20/05/2014
Le chemin qui mène a la reconnaissance d’une nouvelle race de chien par les instances officielles de la cynophilie est parfois long. C’est celui qu’empreinte actuellement l'éleveuse Imelda Angehrn afin de faire reconnaître une race qu'elle a créée : le continental bulldog.
Imelda Angehrn, éleveuse, s’est posée de nombreuses questions quand à la sélection du bulldog anglais, se demandant si son élevage et son développement allaient dans la bonne direction. Cela a été remis sur le devant de la scène par des décisions prises encore récemment quant au bien-être de certaines races, principalement celles brachycéphales (à face aplatie, voir notamment notre article).
Mais bien avant cela, l'éleveuse avait déjà décidé de se lancer dans la création d’une nouvelle race. D’autres avant elle s’y sont attelés. Mais le chemin est long. Il n’y a qu’à voir le temps qu’a mis par exemple le berger blanc suisse pour être reconnu.
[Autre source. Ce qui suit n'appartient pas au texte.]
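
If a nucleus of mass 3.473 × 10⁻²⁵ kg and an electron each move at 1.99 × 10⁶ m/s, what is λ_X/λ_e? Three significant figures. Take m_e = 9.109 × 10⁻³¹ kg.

λ_X/λ_e = 2.62 × 10⁻⁶

At fixed v, p = mv so λ = h/(mv) ∝ 1/m.
λ_X/λ_e = m_e/m_X = 9.109 × 10⁻³¹/3.473 × 10⁻²⁵ = 2.62 × 10⁻⁶.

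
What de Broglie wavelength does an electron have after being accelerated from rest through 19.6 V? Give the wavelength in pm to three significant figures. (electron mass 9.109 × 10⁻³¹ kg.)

KE = eV = 1.602 × 10⁻¹⁹ × 19.60 = 3.140 × 10⁻¹⁸ J.
p = √(2mKE) = √(2 × 9.109 × 10⁻³¹ × 3.140 × 10⁻¹⁸) = 2.392 × 10⁻²⁴ kg·m/s.
λ = h/p = 6.626 × 10⁻³⁴ / 2.392 × 10⁻²⁴ = 2.77 × 10⁻¹⁰ m = 277 pm.

λ = 277 pm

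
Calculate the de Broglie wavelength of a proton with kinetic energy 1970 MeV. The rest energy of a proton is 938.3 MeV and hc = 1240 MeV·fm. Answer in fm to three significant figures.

λ = 0.450 fm

Total energy E = KE + m₀c² = 1970 + 938.3 = 2908.3 MeV.
(pc)² = E² − (m₀c²)² = (2908.3)² − (938.3)² = 7.578 × 10⁶ MeV², so pc = 2753 MeV.
λ = hc/(pc) = 1240 MeV·fm / 2753 MeV = 0.450 fm.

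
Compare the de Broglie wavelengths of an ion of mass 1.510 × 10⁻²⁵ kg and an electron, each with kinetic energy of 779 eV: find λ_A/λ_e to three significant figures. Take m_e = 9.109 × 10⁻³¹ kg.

λ_A/λ_e = 2.46 × 10⁻³

At fixed KE, p = √(2mKE) so λ = h/p ∝ 1/√m.
λ_A/λ_e = √(m_e/m_A) = √(9.109 × 10⁻³¹/1.510 × 10⁻²⁵) = √(6.032 × 10⁻⁶) = 2.46 × 10⁻³.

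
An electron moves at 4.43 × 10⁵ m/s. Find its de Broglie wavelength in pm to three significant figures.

λ = 1640 pm

p = mv = 9.109 × 10⁻³¹ × 4.43 × 10⁵ = 4.035 × 10⁻²⁵ kg·m/s.
λ = h/p = 6.626 × 10⁻³⁴ / 4.035 × 10⁻²⁵ = 1.64 × 10⁻⁹ m = 1640 pm.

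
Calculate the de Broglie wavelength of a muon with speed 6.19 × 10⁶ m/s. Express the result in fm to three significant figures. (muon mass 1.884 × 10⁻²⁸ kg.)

p = mv = 1.884 × 10⁻²⁸ × 6.19 × 10⁶ = 1.166 × 10⁻²¹ kg·m/s.
λ = h/p = 6.626 × 10⁻³⁴ / 1.166 × 10⁻²¹ = 5.68 × 10⁻¹³ m = 568 fm.

λ = 568 fm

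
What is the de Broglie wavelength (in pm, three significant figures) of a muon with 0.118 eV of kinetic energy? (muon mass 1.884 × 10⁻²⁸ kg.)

KE = 0.118 eV = 1.890 × 10⁻²⁰ J.
p = √(2mKE) = √(2 × 1.884 × 10⁻²⁸ × 1.890 × 10⁻²⁰) = 2.669 × 10⁻²⁴ kg·m/s.
λ = h/p = 6.626 × 10⁻³⁴ / 2.669 × 10⁻²⁴ = 2.48 × 10⁻¹⁰ m = 248 pm.

λ = 248 pm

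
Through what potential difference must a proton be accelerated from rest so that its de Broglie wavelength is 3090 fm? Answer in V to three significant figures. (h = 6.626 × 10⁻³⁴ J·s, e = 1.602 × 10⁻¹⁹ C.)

V = 85.8 V

p = h/λ = 6.626 × 10⁻³⁴ / 3.090 × 10⁻¹² = 2.144 × 10⁻²² kg·m/s.
KE = p²/(2m) = 1.374 × 10⁻¹⁷ J.
V = KE/e = 1.374 × 10⁻¹⁷ / (1.602 × 10⁻¹⁹) = 85.8 V.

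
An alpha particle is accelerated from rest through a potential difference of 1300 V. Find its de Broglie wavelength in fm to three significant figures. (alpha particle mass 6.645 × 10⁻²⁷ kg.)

λ = 282 fm

KE = 2eV = 2 × 1.602 × 10⁻¹⁹ × 1300 = 4.165 × 10⁻¹⁶ J.
p = √(2mKE) = √(2 × 6.645 × 10⁻²⁷ × 4.165 × 10⁻¹⁶) = 2.353 × 10⁻²¹ kg·m/s.
λ = h/p = 6.626 × 10⁻³⁴ / 2.353 × 10⁻²¹ = 2.82 × 10⁻¹³ m = 282 fm.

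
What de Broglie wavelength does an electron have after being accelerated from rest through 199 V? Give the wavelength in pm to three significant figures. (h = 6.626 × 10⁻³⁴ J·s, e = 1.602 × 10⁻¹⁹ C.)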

Ou encore le statut actuel du bouledogue américain, toujours en attente de reconnaissance officielle.
Imelda Angehrn s’est donc tournée vers la Société Cynologique Suisse (SCS, l’équivalent chez nous de la Société Centrale Canine) la permission de lancer un programme d'élevage qui a donc été accordé et qui s’est concrétisé en 2001 avec la naissance de la première portée des chiots de l’élevage Pickwick : un métissage de bulldog anglais croisé avec des Olde English Bulldog. Ces chiens prirent le nom de Pickwick Bulldogs Old Type (PBOT). Toujours en concertation avec la SCS et un groupe de travail désigné, l’éleveuse a poursuivi son travail.
Une race reconnue en Suisse
Plus que 70 chiens plus t**d, soit en 2004, une nouvelle race était reconnue par les instances suisses : le continental bulldog. Un standard et un règlement d’élevage furent pour cela développés. Mais le conti – tel est son diminutif – n’est pas encore reconnu par l’instance « suprême » : la FCI (Fédération Cynologique Internationale). C’est elle qui tranche, accordant la reconnaissance provisoire d’une race, puis ensuite définitive.
Qu’est-ce que cela change ? Bien entendu, il peut y avoir des « rassemblements » de continental bulldogs, des juges qui les examinent, mais pour l’heure, la race n’étant pas encore reconnue par la FCI, elle ne peut pas prétendre participer aux expositions canines officielles.
Pour reconnaître une race officiellement, il y a tout une sorte de cahier des charges à respecter : notamment qu’il existe au moins lignées de sang indépendantes, dont les aïeux des trois dernières générations ne doivent présenter aucun lien de parenté, ainsi que trois générations de descendants qui ne peuvent être mélangés entre eux dans les huit lignes de sang. De chaque lignées il faut deux mâles et six femelles qui ne sont pas frères et sœurs. Cela demande donc un grand nombre de chiens.
Même si toute la procédure est respecté, il reste donc encore à attendre la décision finale de la FCI.